A possible solution is to split the weight parameter in a layer (e.g. nn.Conv2d) into multiple parameters,
and then concat the outputs together.

For example, for a layer with 2 input channels and 4 output channels, a pseudo code works as bellow:

class MyConv(nn.Module):

    def __init__(self, channel_in, channel_out, kernel_size):
        self.weight1 = Parameter(torch.zeros(1, channel_in, kernel_size, kernel_size))
        self.weight2 = Parameter(torch.zeros(1, channel_in, kernel_size, kernel_size))
        ...
        self.weight4 = Parameter(torch.zeros(1, channel_in, kernel_size, kernel_size))

        ...
    def forward(self, input):
        output1 = torch.nn.functional.conv2d(input, self.weight1, ...)
        ...
        output4 = torch.nn.functional.conv2d(input, self.weight1)
        return torch.cat((output1, ..., output4), dim=1)

And then you can apply channel-wise learning rate tuning by adjusting the learning rates of parameter1, …, parameter4.
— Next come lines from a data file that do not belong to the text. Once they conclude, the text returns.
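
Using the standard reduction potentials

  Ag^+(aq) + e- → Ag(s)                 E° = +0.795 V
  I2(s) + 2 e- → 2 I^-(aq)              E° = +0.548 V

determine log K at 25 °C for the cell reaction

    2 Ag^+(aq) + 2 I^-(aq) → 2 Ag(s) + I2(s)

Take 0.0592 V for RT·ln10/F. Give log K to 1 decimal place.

The Ag⁺/Ag couple is reduced (cathode); E°cell = +0.795 − (+0.548) = +0.247 V with n = 2.
At equilibrium E = 0, so log K = nE°cell / 0.0592 = (2)(+0.247) / 0.0592 = 8.3.

log K = 8.3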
Zheng_Perry · May 20, 2023, 3:45pm

Compared with splitting the weight, I prefer to modify “sgd.py” with a few lines. For example, you can change input settings into lr: Union[float, Tensor], and change this line: torch._foreach_add_(device_params, device_grads, alpha=-lr) by add the judgement sentence and the index of ‘lr’.